Poisson d’amour, Didier Van Cauwelaert

La ville de mon enfance a mis en place des boîtes à livres un peu partout sur le territoire de la commune. Quand j’y retourne, je jette un petit coup d’œil au cas où. Et là je vois un livre de Didier Van Cauwelaert, un auteur dont je vois le nom régulièrement sur les blogues littéraires et dans l’actualité du livre. Je prends le livre en me disant que ce sera l’occasion de découvrir cet auteur. Voici donc Poisson d’amour, un roman publié en 1984.

Poisson d’amour est le récit d’une rencontre improbable dans une salle d’enchères parisienne entre Philippe, un videur de boîte de nuit un peu paumé, et Béatrice, une visiteuse de prison qui pratique le basket. Raconté du point de vue de Philippe, ce roman dresse le portrait doux dingue de Béatrice, jeune femme dont le père a disparu en Amazonie.

Attention, gardez l’esprit ouvert à la lecture de Poisson d’amour car le récit par dans tous les sens. Ça foisonne d’idées et de délires. Les personnages secondaires sont un peu fous, à commencer par la grand-mère et l’arrière grand-mère de Béatrice avec qui elle vit. Le médecin de la famille est lui aussi un doux dingue. Ajoutez à ça un narrateur qui ne sait plus trop où il en est et vous avez un cocktail détonnant. La quête de soi prend souvent des chemins détournés. J’ai apprécié la lecture de ce roman de Didier Van Cauwelaert, lui trouvant des airs parfois d’Amélie Poulain si je devais le rapprocher de quelque chose de connu. Léger, frais et pétillant !

Cher amour, Bernard Giraudeau

Je connaissais Bernard Giraudeau l’acteur. Mais pas Bernard Giraudeau le voyageur et l’écrivain. C’est un homme qui avait plusieurs casquettes. Cher amour est le dernier roman qu’il a publié avant son décès.

Dans ce roman, il s’adresse à une femme imaginaire. Une femme qu’il idéalise : elle est celle qu’il n’a pas encore rencontré. Mi correspondance, mi journal de bord, ce roman expose les différents voyages faits par le narrateur récemment. Il raconte ses voyages à cette femme qu’il imagine parisienne sédentaire. Il part dans l’Amazonie profonde et il visite le Chili en compagnie d’anciens opposants à Pinochet. À l’occasion de tournages, il parcourt les Philippines de l’excès et le Cambodge qui se remet des Khmers rouges. Le voyage le plus émotif est peut-être celui qui le voit remettre les pieds sur le navire la Jeanne d’arc qu’il avait connu dans sa jeunesse comme marin. À son bord, il se dirige vers Djibouti, port et porte d’entrée vers l’Afrique de l’Est.
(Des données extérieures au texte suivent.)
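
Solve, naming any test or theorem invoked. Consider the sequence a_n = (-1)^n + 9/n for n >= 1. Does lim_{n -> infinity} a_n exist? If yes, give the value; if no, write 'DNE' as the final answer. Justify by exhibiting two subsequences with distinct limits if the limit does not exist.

Examine the behaviour of a_n along subsequences.
a_{2k} = 1 + 9/(2k) -> 1. a_{2k+1} = -1 + 9/(2k+1) -> -1.
Since these two subsequential limits are 1 and -1, distinct, the full sequence cannot converge (a convergent sequence has all subsequences tending to the same limit). So lim a_n does not exist.

DNE


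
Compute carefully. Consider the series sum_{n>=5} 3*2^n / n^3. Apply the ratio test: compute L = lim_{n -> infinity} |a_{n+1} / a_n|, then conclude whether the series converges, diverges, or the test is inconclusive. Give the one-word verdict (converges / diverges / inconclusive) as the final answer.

Let a_n denote the general term. Form the ratio a_{n+1}/a_n and simplify:
a_{n+1}/a_n = 2*n^3/(n + 1)^3
Take the limit as n -> infinity: L = 2.
Since L = 2 > 1 (or L = infinity), the ratio test implies the series diverges.

diverges


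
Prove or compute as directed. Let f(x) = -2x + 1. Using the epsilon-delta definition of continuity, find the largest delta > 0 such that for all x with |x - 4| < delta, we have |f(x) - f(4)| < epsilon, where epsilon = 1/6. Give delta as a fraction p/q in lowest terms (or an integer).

We compute f(4) = -2*(4) + 1 = -7.
|f(x) - f(4)| = |-2x + 1 - (-7)| = |-2(x - 4)| = 2|x - 4|.
We need 2|x - 4| < 1/6, i.e. |x - 4| < 1/6 / 2 = 1/12.
So any delta <= 1/12 works. Conversely, if delta > 1/12, then x = 4 + 1/12 satisfies |x - 4| = 1/12 < delta but |f(x) - f(4)| = 2 * 1/12 = 1/6, which is not < 1/6; so no larger delta works.
Hence the largest such delta is 1/12.

1/12


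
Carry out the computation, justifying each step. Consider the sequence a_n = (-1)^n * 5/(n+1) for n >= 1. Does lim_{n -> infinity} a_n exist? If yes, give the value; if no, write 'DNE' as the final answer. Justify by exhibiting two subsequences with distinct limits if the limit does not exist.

Examine the behaviour of a_n along subsequences.
Even-n subsequence a_{2k} = 5/(2k+1) -> 0. Odd-n subsequence a_{2k+1} = -5/(2k+2) -> 0. Both tend to 0, which suggests the limit is 0; verify directly.
|a_n - 0| = 5/(n+1) < 5/n for every n >= 1.
Given epsilon > 0, choose a positive integer N > 5/epsilon. Then for all n >= N, |a_n| < 5/n <= 5/N < epsilon.
So by the definition of the limit, lim a_n exists and equals 0.

0


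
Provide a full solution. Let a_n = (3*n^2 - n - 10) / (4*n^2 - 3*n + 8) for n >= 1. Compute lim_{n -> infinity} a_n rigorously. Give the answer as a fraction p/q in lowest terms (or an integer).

Divide numerator and denominator by n^2, the highest power:
numerator / n^2 = 3 - 1/n - 10/n^2
denominator / n^2 = 4 - 3/n + 8/n^2
As n -> infinity, all terms of the form c/n^k (k >= 1) tend to 0.
So numerator / n^2 -> 3 and denominator / n^2 -> 4.
Therefore lim a_n = 3/4.

3/4


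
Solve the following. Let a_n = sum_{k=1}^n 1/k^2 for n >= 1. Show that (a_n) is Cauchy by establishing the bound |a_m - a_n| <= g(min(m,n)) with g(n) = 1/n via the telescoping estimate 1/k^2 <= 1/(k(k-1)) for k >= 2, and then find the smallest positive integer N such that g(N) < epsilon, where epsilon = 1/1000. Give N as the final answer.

For m > n >= 1: |a_m - a_n| = sum_{k=n+1}^m 1/k^2.
Use 1/k^2 <= 1/(k(k-1)) = 1/(k-1) - 1/k for k >= 2:
sum_{k=n+1}^m 1/k^2 <= sum_{k=n+1}^m (1/(k-1) - 1/k) = 1/n - 1/m <= 1/n.
By symmetry the same bound holds with n,m swapped, so |a_m - a_n| <= 1/min(m,n) = g(min(m,n)). Since g(n) -> 0, (a_n) is Cauchy.
Now solve g(N) < 1/1000: 1/N < 1/1000 <=> N > 1/(1/1000) = 1000.
The smallest integer strictly greater than 1000 is N = 1001.
Check: g(1001) = 1/1001 < 1/1000; g(1000) = 1/1000 >= 1/1000. So N = 1001.

1001


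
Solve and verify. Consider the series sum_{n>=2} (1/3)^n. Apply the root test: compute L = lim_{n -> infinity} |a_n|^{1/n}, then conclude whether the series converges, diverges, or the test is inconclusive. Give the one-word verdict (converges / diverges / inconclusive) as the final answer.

Let a_n denote the general term. Form |a_n|^(1/n) and simplify:
|a_n|^(1/n) = 1/3
Take the limit as n -> infinity: L = 1/3.
Since L = 1/3 < 1, the root test implies convergence.

converges


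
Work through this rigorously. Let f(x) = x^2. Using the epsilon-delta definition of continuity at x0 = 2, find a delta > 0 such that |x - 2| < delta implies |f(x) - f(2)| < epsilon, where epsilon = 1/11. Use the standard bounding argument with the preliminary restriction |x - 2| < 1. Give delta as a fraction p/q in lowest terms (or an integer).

Factor: |x^2 - (2)^2| = |x - 2| * |x + 2|.
Impose |x - 2| < 1 first. Then |x + 2| = |(x - 2) + 2*(2)| <= |x - 2| + 2*|2| < 1 + 4 = 5.
So |x^2 - (2)^2| < delta * 5.
We need delta * 5 <= 1/11, i.e. delta <= 1/11/5 = 1/55.
Since 1/55 < 1, this is tighter than 1; take delta = 1/55.
So delta = 1/55 works.

1/55


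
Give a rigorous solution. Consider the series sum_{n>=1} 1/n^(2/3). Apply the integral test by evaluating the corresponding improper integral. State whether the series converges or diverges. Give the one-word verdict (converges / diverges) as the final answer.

Let f(x) = x^(-2/3). Then f is positive, continuous, and decreasing on [1, infinity), so the integral test applies.
Compute the improper integral int_{1}^infinity f(x) dx:
  antiderivative F(x) = 3*x^(1/3).
  As x -> infinity, F(x) -> infinity (since p = 2/3 < 1).
  So the integral diverges. By the integral test, the series diverges.

diverges


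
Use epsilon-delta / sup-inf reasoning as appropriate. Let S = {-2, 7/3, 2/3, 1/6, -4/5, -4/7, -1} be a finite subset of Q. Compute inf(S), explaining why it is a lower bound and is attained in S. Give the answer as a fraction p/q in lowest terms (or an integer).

S is finite, so inf(S) = min(S).
Sorted increasing:
-2, -1, -4/5, -4/7, 1/6, 2/3, 7/3
The extremum is -2.
For every x in S, x >= -2. And -2 is in S, so it is attained.
Therefore inf(S) = -2.

-2


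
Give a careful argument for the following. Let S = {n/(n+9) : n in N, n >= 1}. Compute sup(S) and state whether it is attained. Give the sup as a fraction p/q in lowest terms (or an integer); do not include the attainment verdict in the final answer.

Analysis:
- Values: 1/10, 2/11, 1/4, 4/13, ... strictly increasing.
- Minimum is 1/10 (n=1); inf = 1/10 (attained).
- n/(n+9) = 1 - 9/(n+9) -> 1 from below as n -> infinity, and never equals 1.
- So sup = 1 (not attained).
Conclusion: sup(S) = 1, not attained in S.

1


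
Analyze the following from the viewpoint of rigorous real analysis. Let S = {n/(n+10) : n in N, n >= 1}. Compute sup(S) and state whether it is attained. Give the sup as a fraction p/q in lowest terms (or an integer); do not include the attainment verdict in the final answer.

Analysis:
- Values: 1/11, 1/6, 3/13, 2/7, ... strictly increasing.
- Minimum is 1/11 (n=1); inf = 1/11 (attained).
- n/(n+10) = 1 - 10/(n+10) -> 1 from below as n -> infinity, and never equals 1.
- So sup = 1 (not attained).
Conclusion: sup(S) = 1, not attained in S.

1


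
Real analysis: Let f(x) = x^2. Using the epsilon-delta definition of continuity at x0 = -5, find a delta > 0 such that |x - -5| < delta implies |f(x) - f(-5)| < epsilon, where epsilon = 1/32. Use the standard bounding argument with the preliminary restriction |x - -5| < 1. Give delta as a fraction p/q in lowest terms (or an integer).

Factor: |x^2 - (-5)^2| = |x - -5| * |x + -5|.
Impose |x - -5| < 1 first. Then |x + -5| = |(x - -5) + 2*(-5)| <= |x - -5| + 2*|-5| < 1 + 10 = 11.
So |x^2 - (-5)^2| < delta * 11.
We need delta * 11 <= 1/32, i.e. delta <= 1/32/11 = 1/352.
Since 1/352 < 1, this is tighter than 1; take delta = 1/352.
So delta = 1/352 works.

1/352


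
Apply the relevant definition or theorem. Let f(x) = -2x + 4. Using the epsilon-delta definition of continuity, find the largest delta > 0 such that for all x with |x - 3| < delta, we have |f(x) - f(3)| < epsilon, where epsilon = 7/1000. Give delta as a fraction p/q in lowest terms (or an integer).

We compute f(3) = -2*(3) + 4 = -2.
|f(x) - f(3)| = |-2x + 4 - (-2)| = |-2(x - 3)| = 2|x - 3|.
We need 2|x - 3| < 7/1000, i.e. |x - 3| < 7/1000 / 2 = 7/2000.
So any delta <= 7/2000 works. Conversely, if delta > 7/2000, then x = 3 + 7/2000 satisfies |x - 3| = 7/2000 < delta but |f(x) - f(3)| = 2 * 7/2000 = 7/1000, which is not < 7/1000; so no larger delta works.
Hence the largest such delta is 7/2000.

7/2000


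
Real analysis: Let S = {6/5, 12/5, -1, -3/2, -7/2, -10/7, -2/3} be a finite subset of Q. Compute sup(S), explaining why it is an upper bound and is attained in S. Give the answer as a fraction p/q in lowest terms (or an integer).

S is finite, so sup(S) = max(S).
Sorted decreasing:
12/5, 6/5, -2/3, -1, -10/7, -3/2, -7/2
The extremum is 12/5.
For every x in S, x <= 12/5. And 12/5 is in S, so it is attained.
Therefore sup(S) = 12/5.

12/5


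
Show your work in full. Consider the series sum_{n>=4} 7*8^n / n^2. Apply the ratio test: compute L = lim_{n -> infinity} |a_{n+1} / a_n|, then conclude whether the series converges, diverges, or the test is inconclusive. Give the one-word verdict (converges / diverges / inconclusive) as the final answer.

Let a_n denote the general term. Form the ratio a_{n+1}/a_n and simplify:
a_{n+1}/a_n = 8*n^2/(n + 1)^2
Take the limit as n -> infinity: L = 8.
Since L = 8 > 1 (or L = infinity), the ratio test implies the series diverges.

diverges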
Ces voyages sont l’occasion pour le narrateur de quitter la frénésie occidentale et de poser un regard sur des sociétés et des personnes qu’on n’entend pas souvent, voire pas du tout. Il y a chez Bernard Giraudeau une capacité d’émerveillement salutaire. Ses textes sont parfois empreints d’une certaine poésie qui fait ressortir la beauté de la pauvreté, de l’insolite et du laid. Le tout sans voir le monde à travers les lunettes roses d’un touriste occidental admiratif de l’authenticité du Tiers Monde.

Bernard Giraudeau entremêle aussi ses récits d’anecdotes de théâtre et de tournages de films, ce sont des moments très intéressants pour qui s’intéresse au monde du spectacle vu de l’intérieur. Même après des dizaines d’années d’expérience sur la planches et devant les caméras, le trac se manifeste toujours au moment d’entrer en scène.

Lorsqu’il voyage, Bernard Giraudeau filme les rencontres qu’il fait, les visages de ses interlocuteurs. Il veut capturer ce qu’il voit. Malheureusement quand vient le temps de restituer sur papier ses expériences de voyage, il le fait dans un style qui passe souvent du coq à l’âne, au gré de ses pensées et des anecdotes historiques dont il émaille son récit. Les passages passionnants auraient gagné à ressortir un peu plus au lieu d’être perdus dans une ensemble d’impressions pas toujours intéressantes pour le lecteur. Tout cela fait que je ne suis entré dans le texte. J’ai lu ce livre distraitement alors que je ne lui trouve pas vraiment de défauts. Un rendez-vous manqué avec ce Cher amour.